An offshore fishing record in Maryland was broken while the angler was practicing for a tournament … for a different species.
Maryland Department of Natural Resources certified Jeff Wright’s 72.8-pound mahi mahi (common dolphinfish) caught off the coast of Ocean City as a new state record in the Atlantic Division, beating a 34-year-old record.
Wright, of Cambridge, was fishing with friends near Poor Man’s Canyon, practicing for the upcoming White Marlin Open when the record bit.
“It literally took 25 minutes to get this in,” Wright said in an agency news release. “I had to play it until it finally gave up.”
The previous record (caught by Kim Lawson, July 1985) weighed 67.8 pounds.
“It’s really exciting to see anglers like Wright break records that have been on the books for decades,” Maryland Recreational Fishing Outreach Coordinator Erik Zlokovitz said. “It just shows that with a little patience you could find yourself a part of Maryland’s angling history.”
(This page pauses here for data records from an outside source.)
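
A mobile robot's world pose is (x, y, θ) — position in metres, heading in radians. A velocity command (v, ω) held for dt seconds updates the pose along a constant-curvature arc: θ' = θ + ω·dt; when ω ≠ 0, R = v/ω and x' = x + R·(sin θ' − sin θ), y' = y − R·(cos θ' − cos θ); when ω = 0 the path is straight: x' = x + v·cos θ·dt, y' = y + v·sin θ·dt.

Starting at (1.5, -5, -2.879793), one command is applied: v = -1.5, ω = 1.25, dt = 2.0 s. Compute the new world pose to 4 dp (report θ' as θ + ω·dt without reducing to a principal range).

(1.6343, -2.7264, -0.3798)

θ' = -2.8798 + 1.25·2.0 = -0.3798
R = v/ω = -1.5/1.25 = -1.2000
x' = 1.5 + -1.2000·(sin -0.3798 − sin -2.8798) = 1.6343
y' = -5 − -1.2000·(cos -0.3798 − cos -2.8798) = -2.7264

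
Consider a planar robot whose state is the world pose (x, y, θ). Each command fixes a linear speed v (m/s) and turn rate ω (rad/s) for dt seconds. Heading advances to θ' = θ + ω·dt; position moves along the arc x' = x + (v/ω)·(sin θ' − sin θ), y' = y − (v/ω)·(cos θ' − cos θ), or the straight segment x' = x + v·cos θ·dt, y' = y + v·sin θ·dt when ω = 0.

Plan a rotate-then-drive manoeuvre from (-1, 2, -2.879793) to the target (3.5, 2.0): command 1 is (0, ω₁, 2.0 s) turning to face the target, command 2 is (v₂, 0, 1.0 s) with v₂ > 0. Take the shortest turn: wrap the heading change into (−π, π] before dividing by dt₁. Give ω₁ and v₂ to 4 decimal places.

heading to target = atan2(2−2, 3.5−-1) = 0.0000
Δθ = wrap(0.0000 − -2.8798) = 2.8798; ω₁ = Δθ/dt₁ = 1.4399
distance = √((3.5−-1)² + (2−2)²) = 4.5000; v₂ = distance/dt₂ = 4.5000

ω₁ = 1.4399, v₂ = 4.5000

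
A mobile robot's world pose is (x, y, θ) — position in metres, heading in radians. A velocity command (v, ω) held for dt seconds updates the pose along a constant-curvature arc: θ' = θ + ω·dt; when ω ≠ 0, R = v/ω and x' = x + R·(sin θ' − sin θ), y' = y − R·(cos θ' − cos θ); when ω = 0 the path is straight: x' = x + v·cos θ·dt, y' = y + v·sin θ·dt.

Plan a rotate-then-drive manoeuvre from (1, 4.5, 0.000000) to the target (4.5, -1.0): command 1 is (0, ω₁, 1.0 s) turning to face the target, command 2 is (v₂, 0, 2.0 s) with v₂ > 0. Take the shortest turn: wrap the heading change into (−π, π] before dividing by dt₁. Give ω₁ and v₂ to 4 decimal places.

heading to target = atan2(-1−4.5, 4.5−1) = -1.0041
Δθ = wrap(-1.0041 − 0.0000) = -1.0041; ω₁ = Δθ/dt₁ = -1.0041
distance = √((4.5−1)² + (-1−4.5)²) = 6.5192; v₂ = distance/dt₂ = 3.2596

ω₁ = -1.0041, v₂ = 3.2596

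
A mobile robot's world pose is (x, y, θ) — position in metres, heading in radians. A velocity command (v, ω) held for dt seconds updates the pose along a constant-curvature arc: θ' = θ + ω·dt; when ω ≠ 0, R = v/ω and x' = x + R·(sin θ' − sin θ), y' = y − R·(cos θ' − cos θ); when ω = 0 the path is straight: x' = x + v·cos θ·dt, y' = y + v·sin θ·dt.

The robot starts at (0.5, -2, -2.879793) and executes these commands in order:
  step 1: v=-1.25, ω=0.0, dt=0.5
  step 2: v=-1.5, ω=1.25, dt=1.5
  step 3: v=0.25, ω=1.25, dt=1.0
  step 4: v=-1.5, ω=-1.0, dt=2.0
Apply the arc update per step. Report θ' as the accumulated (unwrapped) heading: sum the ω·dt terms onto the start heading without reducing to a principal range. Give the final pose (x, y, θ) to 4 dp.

step 1: θ'=-2.8798 (straight) → pose (1.1037, -1.8382, -2.8798)
step 2: θ'=-1.0048 (R=-1.2000) → pose (1.8060, -0.0356, -1.0048)
step 3: θ'=0.2452 (R=0.2000) → pose (2.0233, -0.1224, 0.2452)
step 4: θ'=-1.7548 (R=1.5000) → pose (0.1845, 1.6072, -1.7548)

(0.1845, 1.6072, -1.7548)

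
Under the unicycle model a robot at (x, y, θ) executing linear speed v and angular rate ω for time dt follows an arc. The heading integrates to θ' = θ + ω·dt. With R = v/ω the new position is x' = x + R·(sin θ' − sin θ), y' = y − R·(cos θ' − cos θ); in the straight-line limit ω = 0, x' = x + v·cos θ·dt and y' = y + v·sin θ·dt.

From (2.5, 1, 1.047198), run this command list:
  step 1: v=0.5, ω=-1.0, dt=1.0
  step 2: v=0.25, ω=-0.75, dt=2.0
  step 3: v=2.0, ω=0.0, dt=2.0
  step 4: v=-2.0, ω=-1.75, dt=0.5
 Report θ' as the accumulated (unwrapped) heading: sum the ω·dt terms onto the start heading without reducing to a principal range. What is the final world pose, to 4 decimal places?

step 1: θ'=0.0472 (R=-0.5000) → pose (2.9094, 1.2494, 0.0472)
step 2: θ'=-1.4528 (R=-0.3333) → pose (3.2562, 0.9557, -1.4528)
step 3: θ'=-1.4528 (straight) → pose (3.7270, -3.0165, -1.4528)
step 4: θ'=-2.3278 (R=1.1429) → pose (4.0312, -2.0971, -2.3278)

(4.0312, -2.0971, -2.3278)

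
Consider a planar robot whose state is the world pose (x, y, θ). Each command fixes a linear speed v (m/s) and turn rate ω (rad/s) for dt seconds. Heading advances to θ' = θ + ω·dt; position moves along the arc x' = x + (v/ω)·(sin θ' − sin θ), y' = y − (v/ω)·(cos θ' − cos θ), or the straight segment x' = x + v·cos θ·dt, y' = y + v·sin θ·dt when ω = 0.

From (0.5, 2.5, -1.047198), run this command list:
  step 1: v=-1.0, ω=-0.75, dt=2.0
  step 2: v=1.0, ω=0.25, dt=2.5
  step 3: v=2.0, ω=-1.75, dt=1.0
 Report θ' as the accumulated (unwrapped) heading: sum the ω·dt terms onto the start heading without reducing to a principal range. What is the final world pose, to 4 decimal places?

step 1: θ'=-2.5472 (R=1.3333) → pose (0.9080, 4.2713, -2.5472)
step 2: θ'=-1.9222 (R=4.0000) → pose (-0.6075, 2.3342, -1.9222)
step 3: θ'=-3.6722 (R=-1.1429) → pose (-2.2589, 1.7419, -3.6722)

(-2.2589, 1.7419, -3.6722)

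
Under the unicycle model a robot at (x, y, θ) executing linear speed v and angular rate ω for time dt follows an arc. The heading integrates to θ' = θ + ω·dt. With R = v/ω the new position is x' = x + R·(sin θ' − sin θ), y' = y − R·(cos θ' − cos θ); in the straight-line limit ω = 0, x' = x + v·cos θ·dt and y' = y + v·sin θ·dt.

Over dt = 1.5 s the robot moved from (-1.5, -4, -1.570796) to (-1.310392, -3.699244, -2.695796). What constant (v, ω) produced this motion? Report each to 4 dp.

Δθ = -2.695796 − -1.570796 = -1.125000
ω = Δθ/dt = -1.125000/1.5 = -0.7500
R = −Δy/(cos θ' − cos θ) = 0.3333
v = R·ω = 0.3333·-0.7500 = -0.2500

v = -0.2500, ω = -0.7500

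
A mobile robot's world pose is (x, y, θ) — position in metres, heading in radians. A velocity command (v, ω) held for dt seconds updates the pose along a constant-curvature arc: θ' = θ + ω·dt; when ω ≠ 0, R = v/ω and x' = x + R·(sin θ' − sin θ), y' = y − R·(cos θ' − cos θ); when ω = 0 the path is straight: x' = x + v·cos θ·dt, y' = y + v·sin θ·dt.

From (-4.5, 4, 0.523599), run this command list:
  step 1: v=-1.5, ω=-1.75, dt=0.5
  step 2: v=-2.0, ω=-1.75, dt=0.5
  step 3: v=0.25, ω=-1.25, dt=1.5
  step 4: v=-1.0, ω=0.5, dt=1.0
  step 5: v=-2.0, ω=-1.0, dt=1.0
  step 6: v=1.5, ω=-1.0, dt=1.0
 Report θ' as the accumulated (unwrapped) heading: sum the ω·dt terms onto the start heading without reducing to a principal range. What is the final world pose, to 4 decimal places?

step 1: θ'=-0.3514 (R=0.8571) → pose (-5.2236, 3.9375, -0.3514)
step 2: θ'=-1.2264 (R=1.1429) → pose (-5.9060, 4.6247, -1.2264)
step 3: θ'=-3.1014 (R=-0.2000) → pose (-6.0862, 4.3573, -3.1014)
step 4: θ'=-2.6014 (R=-2.0000) → pose (-5.1380, 4.6405, -2.6014)
step 5: θ'=-3.6014 (R=2.0000) → pose (-3.2218, 4.7176, -3.6014)
step 6: θ'=-4.6014 (R=-1.5000) → pose (-4.0469, 5.8956, -4.6014)

(-4.0469, 5.8956, -4.6014)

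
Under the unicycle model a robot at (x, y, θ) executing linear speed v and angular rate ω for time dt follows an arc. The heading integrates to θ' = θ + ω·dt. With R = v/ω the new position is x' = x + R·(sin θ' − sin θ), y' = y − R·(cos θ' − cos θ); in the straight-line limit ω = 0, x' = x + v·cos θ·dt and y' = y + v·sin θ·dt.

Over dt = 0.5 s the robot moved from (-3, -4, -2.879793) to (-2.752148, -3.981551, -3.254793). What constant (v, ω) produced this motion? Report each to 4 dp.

Δθ = -3.254793 − -2.879793 = -0.375000
ω = Δθ/dt = -0.375000/0.5 = -0.7500
R = Δx/(sin θ' − sin θ) = 0.6667
v = R·ω = 0.6667·-0.7500 = -0.5000

v = -0.5000, ω = -0.7500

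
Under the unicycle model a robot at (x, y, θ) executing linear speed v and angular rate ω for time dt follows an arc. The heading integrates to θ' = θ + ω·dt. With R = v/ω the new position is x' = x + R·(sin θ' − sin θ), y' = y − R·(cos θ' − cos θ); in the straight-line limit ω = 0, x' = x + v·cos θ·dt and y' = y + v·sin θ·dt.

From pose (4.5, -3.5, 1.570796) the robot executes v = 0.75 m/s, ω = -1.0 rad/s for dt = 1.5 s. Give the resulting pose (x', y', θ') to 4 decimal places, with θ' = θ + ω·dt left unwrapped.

θ' = 1.5708 + -1.0·1.5 = 0.0708
R = v/ω = 0.75/-1.0 = -0.7500
x' = 4.5 + -0.7500·(sin 0.0708 − sin 1.5708) = 5.1969
y' = -3.5 − -0.7500·(cos 0.0708 − cos 1.5708) = -2.7519

(5.1969, -2.7519, 0.0708)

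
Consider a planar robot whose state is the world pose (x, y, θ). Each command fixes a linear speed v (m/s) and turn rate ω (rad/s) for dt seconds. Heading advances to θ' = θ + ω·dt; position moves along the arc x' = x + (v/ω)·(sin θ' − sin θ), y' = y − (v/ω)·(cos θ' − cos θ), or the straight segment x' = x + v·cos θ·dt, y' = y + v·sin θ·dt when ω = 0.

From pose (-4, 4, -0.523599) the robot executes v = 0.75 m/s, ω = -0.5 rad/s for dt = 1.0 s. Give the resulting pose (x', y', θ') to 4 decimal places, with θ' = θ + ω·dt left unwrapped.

θ' = -0.5236 + -0.5·1.0 = -1.0236
R = v/ω = 0.75/-0.5 = -1.5000
x' = -4 + -1.5000·(sin -1.0236 − sin -0.5236) = -3.4690
y' = 4 − -1.5000·(cos -1.0236 − cos -0.5236) = 3.4814

(-3.4690, 3.4814, -1.0236)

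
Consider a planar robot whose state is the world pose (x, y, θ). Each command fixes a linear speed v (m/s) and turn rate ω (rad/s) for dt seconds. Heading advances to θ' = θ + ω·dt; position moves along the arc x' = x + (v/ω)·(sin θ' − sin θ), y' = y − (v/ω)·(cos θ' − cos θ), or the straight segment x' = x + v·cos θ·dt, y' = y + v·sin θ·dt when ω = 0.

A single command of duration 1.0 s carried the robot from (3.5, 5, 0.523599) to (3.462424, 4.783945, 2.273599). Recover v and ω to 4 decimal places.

v = -0.2500, ω = 1.7500

Δθ = 2.273599 − 0.523599 = 1.750000
ω = Δθ/dt = 1.750000/1.0 = 1.7500
R = −Δy/(cos θ' − cos θ) = -0.1429
v = R·ω = -0.1429·1.7500 = -0.2500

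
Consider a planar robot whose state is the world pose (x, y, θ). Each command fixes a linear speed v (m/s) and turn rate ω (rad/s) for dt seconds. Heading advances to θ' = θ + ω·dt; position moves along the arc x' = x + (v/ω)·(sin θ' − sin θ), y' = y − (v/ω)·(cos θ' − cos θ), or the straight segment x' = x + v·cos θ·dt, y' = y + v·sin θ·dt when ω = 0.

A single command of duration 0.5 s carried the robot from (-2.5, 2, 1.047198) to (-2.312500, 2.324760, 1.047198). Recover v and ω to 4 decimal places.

Δθ = 1.047198 − 1.047198 = 0.000000
ω = Δθ/dt = 0.000000/0.5 = 0.0000
ω = 0 → v = (Δx·cos θ + Δy·sin θ)/dt = 0.7500

v = 0.7500, ω = 0.0000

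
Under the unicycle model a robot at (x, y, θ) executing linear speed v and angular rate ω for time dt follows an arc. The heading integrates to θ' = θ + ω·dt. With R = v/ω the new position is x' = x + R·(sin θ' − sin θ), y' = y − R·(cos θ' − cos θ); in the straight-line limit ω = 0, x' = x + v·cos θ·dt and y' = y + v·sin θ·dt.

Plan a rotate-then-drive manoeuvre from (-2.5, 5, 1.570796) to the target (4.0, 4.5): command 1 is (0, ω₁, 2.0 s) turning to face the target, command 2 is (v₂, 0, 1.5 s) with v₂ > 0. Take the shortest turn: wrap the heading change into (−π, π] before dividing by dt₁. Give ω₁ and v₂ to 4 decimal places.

ω₁ = -0.8238, v₂ = 4.3461

heading to target = atan2(4.5−5, 4−-2.5) = -0.0768
Δθ = wrap(-0.0768 − 1.5708) = -1.6476; ω₁ = Δθ/dt₁ = -0.8238
distance = √((4−-2.5)² + (4.5−5)²) = 6.5192; v₂ = distance/dt₂ = 4.3461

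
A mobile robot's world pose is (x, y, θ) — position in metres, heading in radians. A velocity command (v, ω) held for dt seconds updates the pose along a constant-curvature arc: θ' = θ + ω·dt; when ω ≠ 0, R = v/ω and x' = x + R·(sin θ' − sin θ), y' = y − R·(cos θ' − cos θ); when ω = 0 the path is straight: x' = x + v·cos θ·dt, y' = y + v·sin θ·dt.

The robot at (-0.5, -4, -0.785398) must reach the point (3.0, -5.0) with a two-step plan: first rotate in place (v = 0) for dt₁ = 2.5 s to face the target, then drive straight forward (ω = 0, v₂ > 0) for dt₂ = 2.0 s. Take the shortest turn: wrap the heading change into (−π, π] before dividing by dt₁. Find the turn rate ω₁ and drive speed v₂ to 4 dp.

heading to target = atan2(-5−-4, 3−-0.5) = -0.2783
Δθ = wrap(-0.2783 − -0.7854) = 0.5071; ω₁ = Δθ/dt₁ = 0.2028
distance = √((3−-0.5)² + (-5−-4)²) = 3.6401; v₂ = distance/dt₂ = 1.8200

ω₁ = 0.2028, v₂ = 1.8200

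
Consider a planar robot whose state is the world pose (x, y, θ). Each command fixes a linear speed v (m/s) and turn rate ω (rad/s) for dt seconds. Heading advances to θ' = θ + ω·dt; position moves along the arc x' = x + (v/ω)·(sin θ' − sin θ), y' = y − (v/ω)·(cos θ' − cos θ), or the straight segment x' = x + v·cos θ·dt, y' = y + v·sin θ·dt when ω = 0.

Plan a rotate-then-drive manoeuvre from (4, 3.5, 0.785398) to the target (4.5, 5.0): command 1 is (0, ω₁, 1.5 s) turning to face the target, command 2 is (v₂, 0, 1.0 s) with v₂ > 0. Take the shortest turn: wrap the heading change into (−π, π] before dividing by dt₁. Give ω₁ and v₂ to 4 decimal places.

ω₁ = 0.3091, v₂ = 1.5811

heading to target = atan2(5−3.5, 4.5−4) = 1.2490
Δθ = wrap(1.2490 − 0.7854) = 0.4636; ω₁ = Δθ/dt₁ = 0.3091
distance = √((4.5−4)² + (5−3.5)²) = 1.5811; v₂ = distance/dt₂ = 1.5811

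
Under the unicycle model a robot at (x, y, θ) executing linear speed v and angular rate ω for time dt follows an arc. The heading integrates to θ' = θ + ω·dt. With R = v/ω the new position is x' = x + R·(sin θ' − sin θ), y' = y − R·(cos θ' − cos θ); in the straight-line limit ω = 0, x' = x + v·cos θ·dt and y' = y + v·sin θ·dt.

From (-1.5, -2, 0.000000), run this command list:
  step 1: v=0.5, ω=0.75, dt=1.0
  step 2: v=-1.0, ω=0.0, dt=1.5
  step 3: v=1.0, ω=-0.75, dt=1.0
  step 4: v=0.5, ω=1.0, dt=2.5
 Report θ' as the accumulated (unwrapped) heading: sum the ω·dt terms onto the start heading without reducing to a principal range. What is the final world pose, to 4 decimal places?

step 1: θ'=0.7500 (R=0.6667) → pose (-1.0456, -1.8211, 0.7500)
step 2: θ'=0.7500 (straight) → pose (-2.1431, -2.8436, 0.7500)
step 3: θ'=0.0000 (R=-1.3333) → pose (-1.2343, -2.4858, 0.0000)
step 4: θ'=2.5000 (R=0.5000) → pose (-0.9350, -1.5853, 2.5000)

(-0.9350, -1.5853, 2.5000)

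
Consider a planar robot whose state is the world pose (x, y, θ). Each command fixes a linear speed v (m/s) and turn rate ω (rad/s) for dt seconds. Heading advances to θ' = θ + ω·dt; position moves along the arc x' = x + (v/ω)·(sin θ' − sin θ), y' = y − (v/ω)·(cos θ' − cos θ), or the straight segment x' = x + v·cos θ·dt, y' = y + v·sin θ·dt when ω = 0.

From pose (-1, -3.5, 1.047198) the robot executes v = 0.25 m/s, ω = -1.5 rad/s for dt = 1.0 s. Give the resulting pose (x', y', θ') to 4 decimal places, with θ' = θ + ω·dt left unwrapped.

(-0.7827, -3.4335, -0.4528)

θ' = 1.0472 + -1.5·1.0 = -0.4528
R = v/ω = 0.25/-1.5 = -0.1667
x' = -1 + -0.1667·(sin -0.4528 − sin 1.0472) = -0.7827
y' = -3.5 − -0.1667·(cos -0.4528 − cos 1.0472) = -3.4335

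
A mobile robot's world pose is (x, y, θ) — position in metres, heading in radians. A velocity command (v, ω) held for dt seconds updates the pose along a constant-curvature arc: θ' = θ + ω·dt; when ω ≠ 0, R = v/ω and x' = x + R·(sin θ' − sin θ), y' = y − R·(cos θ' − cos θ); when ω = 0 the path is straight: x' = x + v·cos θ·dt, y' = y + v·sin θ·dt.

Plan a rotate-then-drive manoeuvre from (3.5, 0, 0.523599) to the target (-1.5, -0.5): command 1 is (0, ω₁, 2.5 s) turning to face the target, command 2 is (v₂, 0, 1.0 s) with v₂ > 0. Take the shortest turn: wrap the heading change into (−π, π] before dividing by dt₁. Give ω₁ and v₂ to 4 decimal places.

ω₁ = 1.0871, v₂ = 5.0249

heading to target = atan2(-0.5−0, -1.5−3.5) = -3.0419
Δθ = wrap(-3.0419 − 0.5236) = 2.7177; ω₁ = Δθ/dt₁ = 1.0871
distance = √((-1.5−3.5)² + (-0.5−0)²) = 5.0249; v₂ = distance/dt₂ = 5.0249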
Maryland DNR maintains state records for sport fish in four divisions – Atlantic, Chesapeake, Nontidal and Invasive – and awards plaques to anglers who achieve record catches. Fish caught from privately-owned, fee-fishing waters are ineligible for consideration. Click for more info and a state record application. The department suggests fish be immersed in ice water to preserve weight until it can be checked, confirmed and certified.